Divestitures and Other Transactions
During July 2021, the Company executed transactions to sell its closed Millennium and Wilkie Creek Mines, which reduced its closed mine reclamation liabilities and associated costs. The Millennium Mine was sold for minimal cash consideration and the assumption of the majority of the mine’s reclamation liabilities. The Company will remain responsible for $9.4 million of reclamation liabilities and retains certain royalty rights on future sales. The Company recorded a gain of $26.1 million in connection with the sale, and will recognize royalty revenue when it is deemed collectible. The gain is included within “Net gain on disposals” in the accompanying consolidated statements of operations.
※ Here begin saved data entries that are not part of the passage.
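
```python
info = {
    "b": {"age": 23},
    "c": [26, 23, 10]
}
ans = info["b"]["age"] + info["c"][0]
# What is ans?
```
Trace:
  info={'b': {'age': 23}, 'c': [26, 23, 10]}
  info={'b': {'age': 23}, 'c': [26, 23, 10]}, ans=49

Final answer: 49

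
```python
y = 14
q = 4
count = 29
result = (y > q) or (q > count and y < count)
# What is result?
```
Trace:
  y=14
  y=14, q=4
  y=14, q=4, count=29
  y=14, q=4, count=29, result=True

Final answer: True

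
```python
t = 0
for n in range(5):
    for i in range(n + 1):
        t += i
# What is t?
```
Trace:
  t=0
  t=0, n=0, i=0
  t=0, n=1, i=0
  t=1, n=1, i=1
  t=1, n=2, i=0
  t=2, n=2, i=1
  t=4, n=2, i=2
  t=4, n=3, i=0
  t=5, n=3, i=1
  t=7, n=3, i=2
  t=10, n=3, i=3
  t=10, n=4, i=0
  t=11, n=4, i=1
  t=13, n=4, i=2
  t=16, n=4, i=3
  t=20, n=4, i=4

Final answer: 20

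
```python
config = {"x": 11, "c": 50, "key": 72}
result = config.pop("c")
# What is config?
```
Trace:
  config={'x': 11, 'c': 50, 'key': 72}
  config={'x': 11, 'key': 72}, result=50

Final answer: {'x': 11, 'key': 72}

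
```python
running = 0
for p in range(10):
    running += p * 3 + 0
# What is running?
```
Trace:
  running=0
  running=0, p=0
  running=3, p=1
  running=9, p=2
  running=18, p=3
  running=30, p=4
  running=45, p=5
  running=63, p=6
  running=84, p=7
  running=108, p=8
  running=135, p=9

Final answer: 135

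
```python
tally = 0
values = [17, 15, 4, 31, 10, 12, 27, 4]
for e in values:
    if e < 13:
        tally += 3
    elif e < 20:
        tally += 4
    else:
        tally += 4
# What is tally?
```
Trace:
  tally=0
  tally=4, e=17
  tally=8, e=15
  tally=11, e=4
  tally=15, e=31
  tally=18, e=10
  tally=21, e=12
  tally=25, e=27
  tally=28, e=4

Final answer: 28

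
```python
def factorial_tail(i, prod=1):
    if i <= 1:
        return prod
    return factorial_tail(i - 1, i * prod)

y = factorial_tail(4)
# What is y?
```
Call trace:
factorial_tail(i=4, prod=1)
  factorial_tail(i=3, prod=4)
    factorial_tail(i=2, prod=12)
      factorial_tail(i=1, prod=24)
      -> return 24
    -> return 24
  -> return 24
-> return 24

Final answer: 24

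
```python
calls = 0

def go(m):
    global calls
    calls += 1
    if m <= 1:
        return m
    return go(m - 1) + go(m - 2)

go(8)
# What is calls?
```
Call trace (a repeated sub-call is expanded the first time; later identical calls just restate its return value):
go(m=8)
  go(m=7)
    go(m=6)
      go(m=5)
        go(m=4)
          go(m=3)
            go(m=2)
              go(m=1)
              -> return 1
              go(m=0)
              -> return 0
            -> return 1
            go(m=1)
            -> return 1
          -> return 2
          go(m=2) -> return 1  (same call as traced above)
        -> return 3
        go(m=3) -> return 2  (same call as traced above)
      -> return 5
      go(m=4) -> return 3  (same call as traced above)
    -> return 8
    go(m=5) -> return 5  (same call as traced above)
  -> return 13
  go(m=6) -> return 8  (same call as traced above)
-> return 21

calls is incremented once per call, so count the calls in each subtree. Let C(m) = number of calls made by go(m).
C(0) = C(1) = 1 (base case, no recursion); C(m) = 1 + C(m - 1) + C(m - 2) otherwise.
C(2) = 1 + C(1) + C(0) = 1 + 1 + 1 = 3
C(3) = 1 + C(2) + C(1) = 1 + 3 + 1 = 5
C(4) = 1 + C(3) + C(2) = 1 + 5 + 3 = 9
C(5) = 1 + C(4) + C(3) = 1 + 9 + 5 = 15
C(6) = 1 + C(5) + C(4) = 1 + 15 + 9 = 25
C(7) = 1 + C(6) + C(5) = 1 + 25 + 15 = 41
C(8) = 1 + C(7) + C(6) = 1 + 41 + 25 = 67
calls = C(8) = 67

Final answer: 67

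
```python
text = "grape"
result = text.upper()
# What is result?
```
Trace:
  text='grape'
  text='grape', result='GRAPE'

Final answer: 'GRAPE'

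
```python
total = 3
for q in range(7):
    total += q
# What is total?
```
Trace:
  total=3
  total=3, q=0
  total=4, q=1
  total=6, q=2
  total=9, q=3
  total=13, q=4
  total=18, q=5
  total=24, q=6

Final answer: 24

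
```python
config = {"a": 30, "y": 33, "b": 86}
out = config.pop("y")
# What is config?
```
Trace:
  config={'a': 30, 'y': 33, 'b': 86}
  config={'a': 30, 'b': 86}, out=33

Final answer: {'a': 30, 'b': 86}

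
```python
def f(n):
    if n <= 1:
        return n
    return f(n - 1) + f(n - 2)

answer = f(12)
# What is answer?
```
Call trace (a repeated sub-call is expanded the first time; later identical calls just restate its return value):
f(n=12)
  f(n=11)
    f(n=10)
      f(n=9)
        f(n=8)
          f(n=7)
            f(n=6)
              f(n=5)
                f(n=4)
                  f(n=3)
                    f(n=2)
                      f(n=1)
                      -> return 1
                      f(n=0)
                      -> return 0
                    -> return 1
                    f(n=1)
                    -> return 1
                  -> return 2
                  f(n=2) -> return 1  (same call as traced above)
                -> return 3
                f(n=3) -> return 2  (same call as traced above)
              -> return 5
              f(n=4) -> return 3  (same call as traced above)
            -> return 8
            f(n=5) -> return 5  (same call as traced above)
          -> return 13
          f(n=6) -> return 8  (same call as traced above)
        -> return 21
        f(n=7) -> return 13  (same call as traced above)
      -> return 34
      f(n=8) -> return 21  (same call as traced above)
    -> return 55
    f(n=9) -> return 34  (same call as traced above)
  -> return 89
  f(n=10) -> return 55  (same call as traced above)
-> return 144

Final answer: 144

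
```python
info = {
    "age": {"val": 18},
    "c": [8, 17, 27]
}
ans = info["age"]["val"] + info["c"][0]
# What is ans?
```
Trace:
  info={'age': {'val': 18}, 'c': [8, 17, 27]}
  info={'age': {'val': 18}, 'c': [8, 17, 27]}, ans=26

Final answer: 26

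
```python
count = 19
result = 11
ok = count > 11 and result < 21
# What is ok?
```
Trace:
  count=19
  count=19, result=11
  count=19, result=11, ok=True

Final answer: True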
The Wilkie Creek Mine was sold for minimal cash consideration and full assumption of the mine’s reclamation liabilities. The Company retains certain royalty rights on future sales. The Company recorded a gain of $24.6 million in connection with the sale, and will recognize royalty revenue when it is deemed collectible. The gain is included within “Income (loss) from discontinued operations, net of income taxes” in the accompanying consolidated statements of operations.
United Wambo Joint Venture with Glencore
In December 2019 the Company formed an unincorporated joint venture with Glencore plc (Glencore), in which the Company holds a 50% interest, to combine the existing operations of the Company’s Wambo Open-Cut Mine in Australia with the adjacent coal reserves of Glencore’s United Mine. The Company proportionally consolidates the entity based upon its economic interest.
Both parties contributed mining tenements upon formation of the joint venture (United Wambo Joint Venture), and combined operations commenced in December 2020. At that date, the parties contributed mining equipment and other assets, and certain additional construction and development activities are ongoing. During the years ended December 31, 2021 and 2020, the Company contributed approximately $59 million and $72 million, respectively, towards construction and development, which is reflected as “Additions to property, plant, equipment and mine development” in the accompanying consolidated statements of cash flows. Glencore is responsible for managing the mining operations of the joint venture.
The Company accounted for its interest in the United Wambo Joint Venture at fair value and recognized a gain of $48.1 million, which was classified in “Gain on formation of United Wambo Joint Venture” in the accompanying consolidated statements of operations during the year ended December 31, 2019.
North Goonyella
The Company’s North Goonyella Mine in Queensland, Australia experienced a fire in 2018 which resulted in the suspension of mining operations. During the years ended December 31, 2019 and 2018, the Company recorded provisions for equipment losses of $83.2 million and $66.4 million, respectively, related to the fire. During 2019, the Company collected a $125 million insurance recovery under a property damage and business interruption policy. The Company has incurred containment and idling costs subsequent to the mine’s suspension which amounted to $13.0 million, $32.3 million and $111.5 million during the years ended December 31, 2021, 2020 and 2019, respectively.
The Company is currently evaluating various alternatives regarding the future utility of the mine. In the event that no future mining occurs at the North Goonyella Mine or the Company is unable to find a commercial alternative, the Company may record additional charges for the remaining carrying value of the North Goonyella Mine of up to approximately $0.3 billion, which is included in the at-risk value described in Note 3. “Asset Impairment.” Incremental exposures above the aforementioned include take-or-pay obligations and other costs associated with idling or closing the mine.